Their goal--to show members of Congress that when they demonize the industry, they also criticize the people who work in oil and natural gas. "It's too easy to go after an industry when you don't see a face," Geri said.
Geri has chosen to work for an oil company for several reasons. First, she is impressed with the caliber of her colleagues. She says they are smart, creative, disciplined and have a strong work ethic. Going to work, she says, she is challenged every day by a company that is always striving to be better, to learn and to engage the community.

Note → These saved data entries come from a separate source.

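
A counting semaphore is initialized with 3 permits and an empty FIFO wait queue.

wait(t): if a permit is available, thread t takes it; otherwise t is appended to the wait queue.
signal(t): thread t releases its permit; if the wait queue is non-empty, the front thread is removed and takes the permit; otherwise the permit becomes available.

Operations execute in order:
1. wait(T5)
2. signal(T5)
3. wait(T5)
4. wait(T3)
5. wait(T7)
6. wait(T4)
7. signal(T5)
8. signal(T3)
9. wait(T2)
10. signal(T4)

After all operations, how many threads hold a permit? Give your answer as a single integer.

Answer: 2

Derivation:
Step 1: wait(T5) -> count=2 queue=[] holders={T5}
Step 2: signal(T5) -> count=3 queue=[] holders={none}
Step 3: wait(T5) -> count=2 queue=[] holders={T5}
Step 4: wait(T3) -> count=1 queue=[] holders={T3,T5}
Step 5: wait(T7) -> count=0 queue=[] holders={T3,T5,T7}
Step 6: wait(T4) -> count=0 queue=[T4] holders={T3,T5,T7}
Step 7: signal(T5) -> count=0 queue=[] holders={T3,T4,T7}
Step 8: signal(T3) -> count=1 queue=[] holders={T4,T7}
Step 9: wait(T2) -> count=0 queue=[] holders={T2,T4,T7}
Step 10: signal(T4) -> count=1 queue=[] holders={T2,T7}
Final holders: {T2,T7} -> 2 thread(s)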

And it affects her personally when elected officials criticize the industry based on what she calls "imperfect information out there that's not very sophisticated."

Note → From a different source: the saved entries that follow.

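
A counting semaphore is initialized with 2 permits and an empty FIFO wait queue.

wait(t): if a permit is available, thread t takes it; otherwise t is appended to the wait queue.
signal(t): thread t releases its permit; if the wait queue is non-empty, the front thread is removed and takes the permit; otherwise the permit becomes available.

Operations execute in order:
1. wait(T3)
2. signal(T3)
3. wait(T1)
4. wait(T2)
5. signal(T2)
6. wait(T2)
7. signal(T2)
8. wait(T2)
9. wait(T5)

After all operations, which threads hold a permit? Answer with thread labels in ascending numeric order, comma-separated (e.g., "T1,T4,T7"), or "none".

Answer: T1,T2

Derivation:
Step 1: wait(T3) -> count=1 queue=[] holders={T3}
Step 2: signal(T3) -> count=2 queue=[] holders={none}
Step 3: wait(T1) -> count=1 queue=[] holders={T1}
Step 4: wait(T2) -> count=0 queue=[] holders={T1,T2}
Step 5: signal(T2) -> count=1 queue=[] holders={T1}
Step 6: wait(T2) -> count=0 queue=[] holders={T1,T2}
Step 7: signal(T2) -> count=1 queue=[] holders={T1}
Step 8: wait(T2) -> count=0 queue=[] holders={T1,T2}
Step 9: wait(T5) -> count=0 queue=[T5] holders={T1,T2}
Final holders: T1,T2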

"We're professionals who hold the highest professional standards," Geri told me. "We have a sense of pride." Overall, 1.8 million people work in the oil and natural gas industry and another 4 million have jobs that are supported by the industry. Geri also has seen first-hand how the industry can change lives for the better.

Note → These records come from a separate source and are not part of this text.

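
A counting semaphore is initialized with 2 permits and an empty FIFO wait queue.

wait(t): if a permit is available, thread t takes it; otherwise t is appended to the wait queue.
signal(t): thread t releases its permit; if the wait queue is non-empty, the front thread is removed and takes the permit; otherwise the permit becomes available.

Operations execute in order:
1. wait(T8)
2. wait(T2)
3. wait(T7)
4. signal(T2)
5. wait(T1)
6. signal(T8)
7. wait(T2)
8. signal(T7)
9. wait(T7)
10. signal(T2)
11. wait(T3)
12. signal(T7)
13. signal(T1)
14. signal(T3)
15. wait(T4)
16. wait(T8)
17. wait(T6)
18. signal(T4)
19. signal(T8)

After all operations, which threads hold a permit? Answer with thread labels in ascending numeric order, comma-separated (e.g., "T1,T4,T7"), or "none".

Step 1: wait(T8) -> count=1 queue=[] holders={T8}
Step 2: wait(T2) -> count=0 queue=[] holders={T2,T8}
Step 3: wait(T7) -> count=0 queue=[T7] holders={T2,T8}
Step 4: signal(T2) -> count=0 queue=[] holders={T7,T8}
Step 5: wait(T1) -> count=0 queue=[T1] holders={T7,T8}
Step 6: signal(T8) -> count=0 queue=[] holders={T1,T7}
Step 7: wait(T2) -> count=0 queue=[T2] holders={T1,T7}
Step 8: signal(T7) -> count=0 queue=[] holders={T1,T2}
Step 9: wait(T7) -> count=0 queue=[T7] holders={T1,T2}
Step 10: signal(T2) -> count=0 queue=[] holders={T1,T7}
Step 11: wait(T3) -> count=0 queue=[T3] holders={T1,T7}
Step 12: signal(T7) -> count=0 queue=[] holders={T1,T3}
Step 13: signal(T1) -> count=1 queue=[] holders={T3}
Step 14: signal(T3) -> count=2 queue=[] holders={none}
Step 15: wait(T4) -> count=1 queue=[] holders={T4}
Step 16: wait(T8) -> count=0 queue=[] holders={T4,T8}
Step 17: wait(T6) -> count=0 queue=[T6] holders={T4,T8}
Step 18: signal(T4) -> count=0 queue=[] holders={T6,T8}
Step 19: signal(T8) -> count=1 queue=[] holders={T6}
Final holders: T6

Answer: T6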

A native Alaskan, Geri was a young girl when the Trans Alaska Pipeline was constructed and oil began flowing from Prudhoe Bay oilfields. The impact on her Inupiat community was immediate; oil revenues made it possible for her community to leave the Bureau of Indian Affairs jurisdiction and create the North Slope Borough, a government entity giving her community the ability to set its own policies and determine its future. Oil revenues provided the funding for adequate housing where homes had been substandard, sewers where none had existed, higher educational standards with the flexibility to teach gifted students such as Geri--and perhaps most important--jobs and training opportunities to raise the standard of living. For the first time, Geri said, people in her community had a voice.
Under the new system of governance, Geri flourished. She earned two undergraduate degrees at Wellesley and a Harvard MBA. One of her degrees is in economics. "It's proven around the world that when you invest in energy, you stimulate the economy," Geri says. And it's far better to stimulate our own economy and keep major companies in the United States than to send dollars abroad, she adds. Furthermore, she says the oil companies practice sound environmental policies. "Just because we choose to develop resources in the U.S., doesn't mean we choose to be careless and reckless."
Geri explains many people don't understand that oil and natural gas companies are "real and tangible"--more than a name on a gasoline pump. They consist of real, ethical people who care about the environment and the world where their children will grow up. When asked why she made the trip to Washington to meet with members of Congress, she says, "I want them to know I do care."